Les enseignants en ont marre d’en saigner !
Par Jean Peltier le Mercredi, 24 Août 2011 PDF Imprimer Envoyer

L’enseignement a connu le 5 mai dernier une journée de mobilisation d’une ampleur inédite depuis quinze ans, à la mesure de l’attaque portée contre la « DPPR », le système de prépension propre à l’enseignement. Cette mobilisation n’a pourtant pas suffi à faire reculer le gouvernement francophone. Une reprise de la mobilisation à la rentrée est donc indispensable… mais elle est loin d’être acquise si l’initiative reste dans les mains des directions syndicales.

Petit flashback sur ce printemps mouvementé. A l’automne devaient commencer les négociations entre la Communauté française et les syndicats pour le nouvel accord social 2011-2012. Mais la ministre Simonet traîne, reporte et postpose. Les directions syndicales s’énervent… mais n’organisent aucune action sérieuse, « puisqu’on ne sait pas ce que veut la ministre ». Pourtant, cela n’a rien de difficile à imaginer. Partout, dans tous les secteurs, en Belgique et ailleurs, tous les gouvernements essaient d’imposer le report de l’âge de la (pré)pension et le blocage des salaires. Pas trop dur donc de deviner dans quel sens iront les projets de la ministre.

Et effectivement, en avril, un projet d’« accord » arrive finalement sur la table. S’il accorde une légère augmentation salariale, via la prime de fin d’année (120 €brut en 2011, 200 en 2012), il s’en prend surtout à la DPPR - Disponibilité Précédant la Pension de Retraite – qui est le système de prépension propre à l’enseignement. Depuis 1996, celle-ci permet aux enseignants qui le souhaitent de partir en prépension dès 55 ans. L’ « accord social » impose le report de l’âge de la DPPR à temps plein de 55 à 58 ans et crée un système de DPPR à temps partiel entre 55 et 58 ans. Il faut savoir que les DPPR à 55 ans à temps plein n’ont rien d’un cadeau. Elles ont été obtenues il y a quinze ans en « compensation » de la suppression de milliers d’emplois. Elles ne sont pas non plus un luxe. A 55 ans, la plupart des enseignants (en particulier ceux du maternel et du primaire) sont épuisés tellement les conditions de travail se sont dégradées.

Un magnifique succès…

A la base, dans les écoles et les assemblées, c’est la colère. Sous la pression, les syndicats rejettent officiellement l’accord et appellent pour le jeudi 5 mai à une journée de grève, tous réseaux et tous niveaux confondus  - la première grève générale dans l’enseignement depuis… 1996 - et à une manif communautaire à Liège.
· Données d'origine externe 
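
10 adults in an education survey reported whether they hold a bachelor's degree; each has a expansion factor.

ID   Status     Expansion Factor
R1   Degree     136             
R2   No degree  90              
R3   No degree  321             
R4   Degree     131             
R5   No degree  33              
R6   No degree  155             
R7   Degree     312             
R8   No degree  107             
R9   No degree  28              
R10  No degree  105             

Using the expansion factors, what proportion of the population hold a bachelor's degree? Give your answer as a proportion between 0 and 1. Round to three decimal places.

0.408

Sum of weights for 'Degree' = 136 + 131 + 312 = 579
Total weight = 136 + 90 + 321 + 131 + 33 + 155 + 312 + 107 + 28 + 105 = 1418
Weighted proportion = 579 / 1418 = 0.40832158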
Cette journée est un succès sur tous les tableaux : la mobilisation est massive, dans tous les réseaux, à tous les niveaux et dans toutes les provinces. Les syndicats estiment que 1 enseignant sur 2 a fait grève et qu’il y a 12.000 manifestants dans les rues de Liège (près de 1 enseignant sur 10 !). Dans cette mobilisation tous azimuts, deux faits sont particulièrement remarquables. Le premier est la forte participation des instituteurs et institutrices, beaucoup plus présent-e-s que lors des précédents mouvements. Comme l’explique Charles Malisoux, un militant CSC, « Les choses changent au primaire. Avant, le pouvoir organisateur (PO) tenait sa petite communauté. Aujourd’hui, les pressions et le chantage ne suffisent plus. Les instituteurs se sentent des travailleurs comme les autres » (1). L’autre fait important, c’est la grande mobilisation des jeunes profs. Jean-Pol Blockx, enseignant du secondaire libre à Liège, en témoigne : «Nous avons beaucoup de jeunes professeurs qui n’avaient pas du tout la culture de la grève. Il a fallu expliquer à la moitié de la salle des profs ce que c’est une grève ! » (2).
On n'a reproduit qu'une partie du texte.